This is the perfect weekend breakfast or brunch dish, boasting savory flavors that will have your tastebuds singing and your stomach happy. Originally adapted from a recipe in the Mississipi Vegan cookbook.
Wash and cut potatoes into 1/2 inch cubes. Place into a large pot with a pinch of sea salt.
Cover with cold filtered water, just enough to top the potatoes.
Bring to a boil, then simmer for 10-13 minutes, checking regularly and draining as soon as the potatoes are tender.
In a large cast-iron skillet (reminder that if yours sticks, it's time to season that puppy), heat the oil over medium heat. Add onions and cook for about 5 minutes. Add the potatoes and cook, stirring frequently until the potatoes begin to brown on the sides - about 10 minutes.

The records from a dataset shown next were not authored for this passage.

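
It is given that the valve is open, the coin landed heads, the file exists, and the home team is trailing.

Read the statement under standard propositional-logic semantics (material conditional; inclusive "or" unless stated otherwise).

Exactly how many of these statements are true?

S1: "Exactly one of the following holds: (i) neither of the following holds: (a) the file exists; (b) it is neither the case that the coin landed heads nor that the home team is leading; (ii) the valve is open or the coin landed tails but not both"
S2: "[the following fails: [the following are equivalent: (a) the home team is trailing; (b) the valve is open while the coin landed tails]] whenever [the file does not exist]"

2

Let N = "the file exists" (T), R = "the coin landed heads" (T), V = "the home team is leading" (F), M = "the valve is open" (T).

S1: In symbols: (N ↓ (R ↓ V)) ⊕ (M ⊕ ¬R)

R ↓ V = T ↓ F = F
N ↓ (R ↓ V) = T ↓ F = F
¬R = ¬T = F
M ⊕ ¬R = T ⊕ F = T
(N ↓ (R ↓ V)) ⊕ (M ⊕ ¬R) = F ⊕ T = T
Thus S1 is true.

S2: Formalization: ¬N → ¬(¬V ↔ (M ∧ ¬R))

¬N = ¬T = F
¬V = ¬F = T
¬R = ¬T = F
M ∧ ¬R = T ∧ F = F
¬V ↔ (M ∧ ¬R) = T ↔ F = F
¬(¬V ↔ (M ∧ ¬R)) = ¬F = T
¬N → ¬(¬V ↔ (M ∧ ¬R)) = F → T = T
Hence S2 is true.

True statements: 2 (S1, S2).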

Once the potatoes are all crispy and golden, add the garlic, bell pepper, vinegar, nutritional yeast, sea salt, and black pepper. Mix well. Cook for another 5 minutes or so, stirring so that the garlic doesn't burn. Season with additional seasonings if desired.
Transfer to a bowl and sprinkle on your toppings*. My current favorite is avocado and sriracha.
Don't be afraid to play with this recipe and use what you have on hand. I've added hot peppers, squash and zuchinni with great results.